Before you can fill-in-the-blanks with names or dates, you need a solid Research Plan
For our weekly Saturday Night Genealogy Fun, Randy Seaver challenged everyone to list their sixteen great-great grandparents, along with their pertinent birth and death dates and locations, in Saturday Night Genealogy Fun – Your 16 Great-Great-Grands. Many geneabloggers responded to the challenge. Midge Frazel further encouraged participation by gently nudging us on in This is a test of your local broadcast system. Even though a lot of folks took up the challenge, many discovered that they DO NOT know all sixteen of their sweet sixteen – myself included. My issue has been more of focus – I went for the easiest path upwards where the records were readily available, somewhat easy to read, and the great-grandparents’ names were clear that led me to those records. Others have said that their blanks are caused by naming issues, and some have simply said they don’t know what to do to fill in those blanks. Because of that, this particular edition of Randy’s SNGF was more than just a chance at bragging rights around the genealogists’ round table – it’s a serious opportunity for folks to lay out their research problems and get advice and input from hundreds of other geneabloggers!

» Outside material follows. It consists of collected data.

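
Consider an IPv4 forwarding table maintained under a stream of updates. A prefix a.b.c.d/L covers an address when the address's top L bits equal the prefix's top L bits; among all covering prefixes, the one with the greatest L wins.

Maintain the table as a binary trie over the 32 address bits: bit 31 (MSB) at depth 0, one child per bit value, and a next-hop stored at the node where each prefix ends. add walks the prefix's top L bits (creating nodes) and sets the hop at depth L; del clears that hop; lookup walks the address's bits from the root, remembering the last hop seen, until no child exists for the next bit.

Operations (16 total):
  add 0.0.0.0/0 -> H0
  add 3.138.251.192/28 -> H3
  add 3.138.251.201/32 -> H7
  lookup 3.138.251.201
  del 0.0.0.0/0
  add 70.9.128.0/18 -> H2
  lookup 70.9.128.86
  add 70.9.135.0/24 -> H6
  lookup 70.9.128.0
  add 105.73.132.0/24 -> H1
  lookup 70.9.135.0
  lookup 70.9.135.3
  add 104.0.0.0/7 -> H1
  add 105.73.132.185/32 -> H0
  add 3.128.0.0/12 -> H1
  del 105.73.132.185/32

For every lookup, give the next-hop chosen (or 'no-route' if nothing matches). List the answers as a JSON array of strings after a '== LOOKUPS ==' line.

Apply in order:
  + 0.0.0.0/0 (H0) depth=0
  + 3.138.251.192/28 (H3) depth=28
  + 3.138.251.201/32 (H7) depth=32
  Q 3.138.251.201: descend 00000011100010101111101111001001 ; hops seen [H0,H3,H7] ; pick H7
  del 0.0.0.0/0 (clear depth 0)
  + 70.9.128.0/18 (H2) depth=18
  Q 70.9.128.86: descend 010001100000100110 ; hops seen [H2] ; pick H2
  + 70.9.135.0/24 (H6) depth=24
  Q 70.9.128.0: descend 010001100000100110000 ; hops seen [H2] ; pick H2
  + 105.73.132.0/24 (H1) depth=24
  Q 70.9.135.0: descend 010001100000100110000111 ; hops seen [H2,H6] ; pick H6
  Q 70.9.135.3: descend 010001100000100110000111 ; hops seen [H2,H6] ; pick H6
  + 104.0.0.0/7 (H1) depth=7
  + 105.73.132.185/32 (H0) depth=32
  + 3.128.0.0/12 (H1) depth=12
  del 105.73.132.185/32 (clear depth 32)

== LOOKUPS ==
["H7","H2","H2","H6","H6"]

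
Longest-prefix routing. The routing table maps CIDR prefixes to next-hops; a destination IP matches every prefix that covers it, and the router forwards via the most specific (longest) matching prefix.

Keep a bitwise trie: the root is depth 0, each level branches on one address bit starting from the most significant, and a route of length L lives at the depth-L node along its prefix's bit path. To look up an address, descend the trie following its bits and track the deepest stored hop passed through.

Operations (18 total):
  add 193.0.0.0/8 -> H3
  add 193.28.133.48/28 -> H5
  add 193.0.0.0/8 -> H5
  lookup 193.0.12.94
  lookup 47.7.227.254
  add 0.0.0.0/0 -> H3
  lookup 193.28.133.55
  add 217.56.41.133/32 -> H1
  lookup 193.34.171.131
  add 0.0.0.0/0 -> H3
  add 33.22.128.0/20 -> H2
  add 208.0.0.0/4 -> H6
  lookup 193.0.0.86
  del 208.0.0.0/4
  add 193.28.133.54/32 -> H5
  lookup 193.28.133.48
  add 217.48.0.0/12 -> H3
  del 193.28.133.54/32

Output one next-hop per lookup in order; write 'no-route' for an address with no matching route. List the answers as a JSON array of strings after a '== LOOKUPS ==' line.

Process each operation:
  add 193.0.0.0/8 -> H3 at depth 8
  add 193.28.133.48/28 -> H5 at depth 28
  add 193.0.0.0/8 -> H5 at depth 8
  lookup 193.0.12.94: bits 11000001000 walk d0:-→d1:-→d2:-→d3:-→d4:-→d5:-→d6:-→d7:-→d8:H5→d9:-→d10:-→d11:- -> H5
  lookup 47.7.227.254: bits ε walk d0:- -> no-route
  add 0.0.0.0/0 -> H3 at depth 0
  lookup 193.28.133.55: bits 1100000100011100100001010011 walk d0:H3→d1:-→d2:-→d3:-→d4:-→d5:-→d6:-→d7:-→d8:H5→d9:-→d10:-→d11:-→d12:-→d13:-→d14:-→d15:-→d16:-→d17:-→d18:-→d19:-→d20:-→d21:-→d22:-→d23:-→d24:-→d25:-→d26:-→d27:-→d28:H5 -> H5
  add 217.56.41.133/32 -> H1 at depth 32
  lookup 193.34.171.131: bits 1100000100 walk d0:H3→d1:-→d2:-→d3:-→d4:-→d5:-→d6:-→d7:-→d8:H5→d9:-→d10:- -> H5
  add 0.0.0.0/0 -> H3 at depth 0
  add 33.22.128.0/20 -> H2 at depth 20
  add 208.0.0.0/4 -> H6 at depth 4
  lookup 193.0.0.86: bits 11000001000 walk d0:H3→d1:-→d2:-→d3:-→d4:-→d5:-→d6:-→d7:-→d8:H5→d9:-→d10:-→d11:- -> H5
  - 208.0.0.0/4 clear@4
  add 193.28.133.54/32 -> H5 at depth 32
  lookup 193.28.133.48: bits 11000001000111001000010100110 walk d0:H3→d1:-→d2:-→d3:-→d4:-→d5:-→d6:-→d7:-→d8:H5→d9:-→d10:-→d11:-→d12:-→d13:-→d14:-→d15:-→d16:-→d17:-→d18:-→d19:-→d20:-→d21:-→d22:-→d23:-→d24:-→d25:-→d26:-→d27:-→d28:H5→d29:- -> H5
  add 217.48.0.0/12 -> H3 at depth 12
  - 193.28.133.54/32 clear@32

== LOOKUPS ==
["H5","no-route","H5","H5","H5","H5"]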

No one ever said genealogy was easy – if someone told you that, they lied. It’s hard work. It’s hard detective work. Like most hard problems, the solution can only be found by taking one step at a time. Back in January, Miriam wrote Who Are Our Brickwall Ancestors, and Why Aren’t We Blogging About Them Regularly? In this post, she challenged us to write more about our brickwall ancestors in hopes of getting help from others – sometimes all it takes is a fresh look to gain a new perspective. Miriam even proposed a suggested format, and many bloggers have followed her advice with great posts. Some have blogged about their brickwalls, and later blogged about breaking them down! I prefer to call my blanks roadblocks, but no matter what you name it, it is still an opportunity for research!
My only research plan in response to Miriam’s challenge was Research Plan: Finding Death Dates for Joseph Bergmeister and Ursula Goetz. Joseph Bergmeister and Ursula Dallmeier Bergmeister Goetz happen to be two of my sixteen great-great-grands, and while I know their names, birth dates, locations, and parents’ names, I never completed my research by finding their death dates. By developing the research plan, I have a clear idea of both the known facts and the clues to help me solve the unknown details. Although I have not had time yet to follow through with the plan, it is ready and waiting for me when I have more time.
But at least I had their names! Now that some of us have cringed at the “blanks” in our “sweet sixteens”, it’s time to come up with research plans to resolve any blank spots. Like I said in my post Sweet Sixteen: My Great-Great Grandparents, my tree is currently lopsided. Some branches reach high into the air and are filled with green sprouts, while other are these little twig stubs lost in the foliage.
The first branch I need to concentrate on is my patrilineal line: the PIONTKOWSKI branch. I have several clues on where to go next. In fact, I could learn the names of three of my missing sixteen by obtaining the marriage record of my great-grandparents, Jan Piontkowski and Rose Kieswetter. Soon I will come up with a research plan and present it here as a “continuation” of Randy’s challenge, and then I will try to develop research plans for the remaining “missing” information. Even if I can’t get to the actual research right away, I will have “directions” on how to get me around this particular roadblock when I have the opportunity. It’s time to stop ignoring those barren branches while climbing higher on the healthy ones! Are you ready to try to fill in those blanks?